Zachary Cruz, the brother of Marjory Stoneman Douglas High School gunman Nikolas Cruz, remained in the Palm Beach County Jail late Wednesday, more than a day after he was arrested for violating the terms of his probation for trespassing at the Broward County school.
According to an arrest warrant, Cruz came within 25 feet of Park Vista High School in suburban Boynton Beach on Saturday. The terms of his probation, set in March in Broward County Court by Judge Kim T. Mollica, state that he must not come within a mile of Stoneman Douglas or within 500 feet of “any campus
of any school or child care facility ... .”
Cruz’s attorney, Mark Lowry, entered a written plea of not guilty Wednesday on behalf of his client, who records indicated was being held at the jail without bond. Lowry was unavailable for comment Wednesday, and it was not immediately clear when Cruz might appear before a judge.
Cruz, 18, was sentenced to six months of probation after his arrest for trespassing on the Douglas campus in Parkland on March 19. Nikolas Cruz had killed 17 people there Feb. 14. The you nger C ruz attended school there and told Broward County deputies he had come back to “reflect on the school shooting and soak it in.”
An arrest warrant said a Broward County sheriff’s employee saw Cruz driving a brown Kia SUV near Park Vista between 12:45 and 1 p.m. During the drive, Cruz allegedly came within 25 feet of the school’s west parking lot along Northtree Boulevard.
A check of state records confirmed Cruz does not have a valid driver’s license, the report said.
The sheriff’s employee who saw Cruz near Park Vista is identified in the arrest warrant as David Scharf, a civilian listed as an executive director of community programs on the command staff of Sheriff Scott Israel.
Cruz was booked into the Palm Beach jail just before 7 p.m. Tuesday. Records show he was arrested by Palm Beach County deputies.
“Good work by @PBCountySheriff acting quickly to address a potential threat a nd repeated u nlawful behavior,” Ryan Petty, the father of Stoneman Douglas shooting victim Alaina Petty, wrote on his Twitter account. “Unfortunately, the same was not done in Broward County.”
The response by Broward deputies to the Parkland shootings has been the source of controversy and withering criticism since the mass shooting took place.

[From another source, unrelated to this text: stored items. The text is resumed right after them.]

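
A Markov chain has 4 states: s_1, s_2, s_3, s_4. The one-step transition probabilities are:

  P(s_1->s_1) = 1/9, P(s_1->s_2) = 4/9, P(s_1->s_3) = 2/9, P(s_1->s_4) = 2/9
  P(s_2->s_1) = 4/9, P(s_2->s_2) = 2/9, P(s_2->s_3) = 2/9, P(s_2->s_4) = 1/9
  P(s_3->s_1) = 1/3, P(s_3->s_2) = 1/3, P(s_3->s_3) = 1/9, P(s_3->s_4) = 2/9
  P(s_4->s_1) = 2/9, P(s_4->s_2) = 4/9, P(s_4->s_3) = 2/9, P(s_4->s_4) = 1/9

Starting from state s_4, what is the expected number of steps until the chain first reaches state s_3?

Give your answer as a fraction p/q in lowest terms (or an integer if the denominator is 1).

Let h_i = expected steps to first reach s_3 from state i.
Boundary: h_s_3 = 0.
First-step equations for the other states:
  h_s_1 = 1 + 1/9*h_s_1 + 4/9*h_s_2 + 2/9*h_s_3 + 2/9*h_s_4
  h_s_2 = 1 + 4/9*h_s_1 + 2/9*h_s_2 + 2/9*h_s_3 + 1/9*h_s_4
  h_s_4 = 1 + 2/9*h_s_1 + 4/9*h_s_2 + 2/9*h_s_3 + 1/9*h_s_4

Substituting h_s_3 = 0 and rearranging gives the linear system (I - Q) h = 1:
  [8/9, -4/9, -2/9] . (h_s_1, h_s_2, h_s_4) = 1
  [-4/9, 7/9, -1/9] . (h_s_1, h_s_2, h_s_4) = 1
  [-2/9, -4/9, 8/9] . (h_s_1, h_s_2, h_s_4) = 1

Solving yields:
  h_s_1 = 9/2
  h_s_2 = 9/2
  h_s_4 = 9/2

Starting state is s_4, so the expected hitting time is h_s_4 = 9/2.

Answer: 9/2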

No one answered a knock Wednesday afternoon at Cruz’s home on Easter Cay Way in the Lantana Cascade Mobile Home Park off Congress Avenue south of Lantana Road.
The home is owned by Rocxanne Deschamps, who took in the Cruz brothers after their mother died last fall.
A human-rights group based in Virginia announced Wednesday that it is planning to file a lawsuit on Cruz’s behalf alleging harassment and mistreatment — including sleep deprivation — by law enforcement following his arrest for trespassing in March.
Nexus Derechos Humanos said in a statement that Cruz was menaced by guards at the Broward County Jail and that his $500,000 bond for trespassing was “excessive.” The charge is a second-degree misdemeanor that typically results in a $25 bond.
“Given the impossibly high bail, coupled with dehumanizing treatment in jail, Cruz was ultimately and unjustly forced to accept a guilty plea, just to escape the horrors of custody in the Broward main jail facility,” the statement read.
The group is scheduled to have a news conference Thursday afternoon in Fort Lauderdale to discuss the lawsuit.